L’objectif est de regrouper, sur une seule plateforme, des informations utiles aux industriels du secteur. Les entreprises pourront ainsi accéder plus facilement à une veille stratégique, à des données sectorielles ainsi qu’à des informations techniques et réglementaires susceptibles d’accompagner leurs décisions et d’améliorer leur compétitivité.

Au-delà de la simple mise à disposition d’informations, les concepteurs du portail souhaitent créer un espace collaboratif où les différents acteurs de la filière pourront partager leurs expertises et faire remonter leurs besoins.
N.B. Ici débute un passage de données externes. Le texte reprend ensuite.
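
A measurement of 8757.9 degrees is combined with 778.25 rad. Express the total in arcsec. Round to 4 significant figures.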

Le portail repose d’ailleurs sur une gouvernance commune entre plusieurs institutions publiques afin de garantir la fiabilité et l’actualisation des contenus proposés.

Le lancement officiel de la plateforme s’est déroulé le 23 juillet lors d’un atelier réunissant des représentants d’institutions publiques, des organisations professionnelles et des chefs d’entreprise. Cette rencontre a permis de présenter les fonctionnalités du portail et de recueillir les attentes des opérateurs dans une logique d’amélioration continue.

L’accès à la plateforme est gratuit. Les professionnels peuvent créer un compte et consulter les différents services proposés via le portail iaa.tn.

Rappelons que cette initiative s’inscrit dans le cadre du projet Croissance qualitative pour l’emploi (CQE), mis en œuvre par la GIZ Tunisie en partenariat avec le ministère de l’Industrie, des Mines et de l’Énergie. Le projet est financé par le ministère fédéral allemand de la Coopération économique et du Développement (BMZ) ainsi que par l’Union européenne en Tunisie.